The more you analyze “RomneyObamaCare”, the more you realize there’s nothing wrong with it, except it doesn’t go far enough. Everything bad I’ve heard about it has proved to be bald-faced lies! Go ahead, analyze it!

That’s why the Republican politicians are finding it difficult to invent an alternative. The idiot Broun has discovered the “problem” is that people who need medical care can actually get it, in a round about way. Can you imagine people going around with untreated medical conditions in a modern nation in the 21st Century? I can’t.

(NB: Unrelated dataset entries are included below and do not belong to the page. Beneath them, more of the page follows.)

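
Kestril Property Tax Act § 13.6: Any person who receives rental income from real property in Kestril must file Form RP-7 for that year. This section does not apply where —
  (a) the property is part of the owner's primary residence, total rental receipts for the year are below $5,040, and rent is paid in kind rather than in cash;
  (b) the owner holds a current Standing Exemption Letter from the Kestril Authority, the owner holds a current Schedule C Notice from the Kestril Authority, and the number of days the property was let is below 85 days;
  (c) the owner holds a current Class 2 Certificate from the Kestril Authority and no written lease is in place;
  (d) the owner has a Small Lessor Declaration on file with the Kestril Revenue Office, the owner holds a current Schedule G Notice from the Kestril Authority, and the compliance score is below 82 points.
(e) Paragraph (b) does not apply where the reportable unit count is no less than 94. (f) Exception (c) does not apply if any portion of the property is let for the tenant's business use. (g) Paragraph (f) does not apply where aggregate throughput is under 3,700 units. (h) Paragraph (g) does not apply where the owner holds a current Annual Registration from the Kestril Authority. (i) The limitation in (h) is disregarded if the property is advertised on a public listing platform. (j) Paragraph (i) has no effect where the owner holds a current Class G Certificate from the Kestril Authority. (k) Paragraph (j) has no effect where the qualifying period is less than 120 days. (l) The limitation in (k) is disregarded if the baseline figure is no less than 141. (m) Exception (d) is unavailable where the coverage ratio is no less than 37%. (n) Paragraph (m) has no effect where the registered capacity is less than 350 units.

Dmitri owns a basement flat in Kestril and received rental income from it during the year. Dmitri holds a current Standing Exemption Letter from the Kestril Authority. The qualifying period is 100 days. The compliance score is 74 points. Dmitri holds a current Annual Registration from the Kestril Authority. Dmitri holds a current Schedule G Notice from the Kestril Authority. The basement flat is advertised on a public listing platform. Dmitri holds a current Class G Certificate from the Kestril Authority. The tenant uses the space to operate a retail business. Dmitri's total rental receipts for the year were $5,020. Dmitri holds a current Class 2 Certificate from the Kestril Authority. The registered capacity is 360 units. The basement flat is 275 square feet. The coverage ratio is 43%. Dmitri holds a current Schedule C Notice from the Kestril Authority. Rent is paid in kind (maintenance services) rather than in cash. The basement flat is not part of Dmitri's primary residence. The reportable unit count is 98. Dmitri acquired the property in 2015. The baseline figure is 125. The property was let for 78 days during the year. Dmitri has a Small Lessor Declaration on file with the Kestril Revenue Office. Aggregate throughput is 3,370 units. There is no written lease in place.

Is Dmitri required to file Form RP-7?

Exception (a) requires that the property is part of the owner's primary residence; but the basement flat is not part of the primary residence, so (a) is unavailable.
Exception (b)'s conditions are all satisfied: a current Standing Exemption Letter is held; a current Schedule C Notice is held; the number of days the property was let is 78 days, below the 85 days limit. But applying paragraph (e): (e) operates against (b): the reportable unit count is 98, meeting the 94 threshold. So (b) is unavailable.
Exception (c): a current Class 2 Certificate is held; there is no written lease — every condition holds. As to paragraphs (f)–(l): (f) is engaged (the space is let for business use), but is itself disapplied by (g): (g) operates against (f): aggregate throughput is 3,370 units, under the 3,700 units limit. (h) applies (a current Annual Registration is held), but is overridden by (i): (i) operates against (h): the property is publicly advertised. (j) would limit (i) — a current Class G Certificate is held — but (k) sets (j) aside: (k) operates against (j): the qualifying period is 100 days, less than the 120 days limit. (l), which would lift (k), is not triggered — the baseline figure is 125, short of 141. So (c) applies.
All of (d)'s requirements are met (a Small Lessor Declaration is on file; a current Schedule G Notice is held; the compliance score is 74 points, below the 82 points limit). But: (m) operates against (d): the coverage ratio is 43%, meeting the 37% threshold. (n), which would lift (m), does not operate here — the registered capacity is 360 units, not less than 350 units. Exception (d) does not apply.

No — exception (c) applies; Dmitri is not required to file Form RP-7.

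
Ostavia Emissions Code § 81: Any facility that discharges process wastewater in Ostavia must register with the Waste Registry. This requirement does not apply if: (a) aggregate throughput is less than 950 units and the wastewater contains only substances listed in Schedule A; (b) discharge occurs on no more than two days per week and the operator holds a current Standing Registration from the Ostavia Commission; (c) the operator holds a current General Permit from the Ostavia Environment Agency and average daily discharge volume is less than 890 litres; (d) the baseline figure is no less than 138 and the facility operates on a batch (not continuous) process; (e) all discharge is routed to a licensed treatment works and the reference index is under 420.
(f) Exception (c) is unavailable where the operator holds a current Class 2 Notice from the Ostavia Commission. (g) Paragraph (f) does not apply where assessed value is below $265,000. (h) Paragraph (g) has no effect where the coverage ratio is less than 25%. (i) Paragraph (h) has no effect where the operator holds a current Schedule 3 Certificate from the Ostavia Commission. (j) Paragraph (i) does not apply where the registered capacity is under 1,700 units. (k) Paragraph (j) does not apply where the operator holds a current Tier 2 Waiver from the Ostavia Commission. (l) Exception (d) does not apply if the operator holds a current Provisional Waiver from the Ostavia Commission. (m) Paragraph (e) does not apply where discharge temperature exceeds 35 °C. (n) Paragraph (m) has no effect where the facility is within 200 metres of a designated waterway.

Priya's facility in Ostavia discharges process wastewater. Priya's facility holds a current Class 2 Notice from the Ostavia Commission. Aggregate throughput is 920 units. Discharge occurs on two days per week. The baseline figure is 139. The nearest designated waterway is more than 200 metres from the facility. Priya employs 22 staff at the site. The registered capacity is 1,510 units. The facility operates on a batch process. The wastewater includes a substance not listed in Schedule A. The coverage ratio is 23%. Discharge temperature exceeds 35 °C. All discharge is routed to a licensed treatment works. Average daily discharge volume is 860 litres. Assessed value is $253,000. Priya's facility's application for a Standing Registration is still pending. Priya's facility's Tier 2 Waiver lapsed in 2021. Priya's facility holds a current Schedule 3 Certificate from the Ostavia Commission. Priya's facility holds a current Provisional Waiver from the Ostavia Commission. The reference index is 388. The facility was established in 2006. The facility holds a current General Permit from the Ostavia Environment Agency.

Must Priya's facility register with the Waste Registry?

Yes — Priya's facility must register with the Waste Registry.

Exception (a) fails — the wastewater includes a non-Schedule-A substance.
Exception (b) does not apply: there is no Standing Registration in force.
Exception (c) is satisfied on its face — a current General Permit is held; average daily discharge volume is 860 litres, less than the 890 litres limit. Turning to paragraphs (f)–(k): (f) operates against (c): a current Class 2 Notice is held. (g) would limit (f) — assessed value is $253,000, below the $265,000 limit — but (h) sets (g) aside: (h) operates against (g): the coverage ratio is 23%, less than the 25% limit. (i) operates (a current Schedule 3 Certificate is held), but is set aside by (j): (j) applies — the registered capacity is 1,510 units, under the 1,700 units limit. (k), which would lift (j), is not triggered — no current Tier 2 Waiver is held. (c) is therefore removed.
Exception (d): the baseline figure is 139, meeting the 138 threshold; the facility operates on a batch process — every condition holds. Turning to paragraph (l): (l) is triggered — a current Provisional Waiver is held. (d) is therefore removed.
All of (e)'s requirements are met (discharge is routed to a licensed treatment works; the reference index is 388, under the 420 limit). But: (m) is triggered — discharge temperature exceeds 35 °C. (n) is not triggered (the facility is more than 200 m from any designated waterway), so (m) stands. (e) is therefore removed.
No exception applies. The general rule governs.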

Broun is a typical dysfunctional congressman who can come up with a thousand stupid ideas, but can’t manage to set a budget for trillions of dollars of government spending. Let’s hope his constituents retire him in November, so that he can spend more time in the 19th Century in rural Georgia.

OBIWAN

April 26th, 2012
5:15 pm

I have a question for you super intelligent liberals, what do you do when you run out of money? Of that’s right you print more or take from other people to satisfy YOUR needs. Is that FAIR? Why is it so hard to balance a budget? If the people we elect don’t know how to balance a budget, then we need to fire them!

Martin Williams

April 26th, 2012
5:20 pm

One thing I have come realize is this……this great country of ours do not truly care about the good health of poor people. Since 1980 the GOP had control of the White House for more than 20 years including Ronald Reagan who never tried/or talked about health care for everyone. Few days ago, I just found out that 90% of dentists in this country DO NOT accept medicare/medicaired patients because they pay way too less than private insurance companies. The GOP have NO answer for health care as they all get the best health coverage for life as politicians. WOW, wake up AMERICA.

Naive Nancy

April 26th, 2012
5:43 pm

Oblama
April 26th, 2012
11:14 am
Oblama set a good example. He is our first (admitted) President to experiment with CROKE CAINE. Congrats for being our first. You make us proud.

If you believe Obama is the first to try, you sure are naive. No wonder you swallow the lies of Rush, Koch Brothers, et al, hook, line, and sinker.

Pot Kettle

April 26th, 2012
5:46 pm

OBIWAN
April 26th, 2012
5:15 pm
I have a question for you super intelligent liberals, what do you do when you run out of money? Of that’s right you print more or take from other people to satisfy YOUR needs. Is that FAIR? Why is it so hard to balance a budget? If the people we elect don’t know how to balance a budget, then we need to fire them!

I am going to go out on a limb and assume you vote Republican. When was the last time your reps voted for a balanced budget? Did you vote them out of office? I didn’t think so.

Sister Sarah

April 26th, 2012
8:04 pm

I wonder if OBIWAN has ever owned a home, or purchased a vehicle, or purchased furniture or paid for college…. with anything OTHER THAN cash for outright purchase??? I guess OBIWAN doesn’t realize the credit extended to faciliate such action was done with ANOTHER PERSON’S (or peoples’) deposits. OBIWAN also doesn’t realize that if I spend my life paying into the system, if I should lose my job (especially if due to a sour economy) I d@mn well expect that I can draw unemployment even on extension without question or shame.

You see, OBIWAN is so caught up on that simple(ton) idea that someone is being “taken from” in order to “give to” someone else, especially when that something is basically crumbs to begin with. These morons would have you believe people are eating lobster tails, driving Benzes (sorry, “Escalades”) and living in B-F Estates Country Club. They claim to know so much about “welfare” and how it works, though they relish the fact that they never had to subsist on it. It’s all a part of the delusion.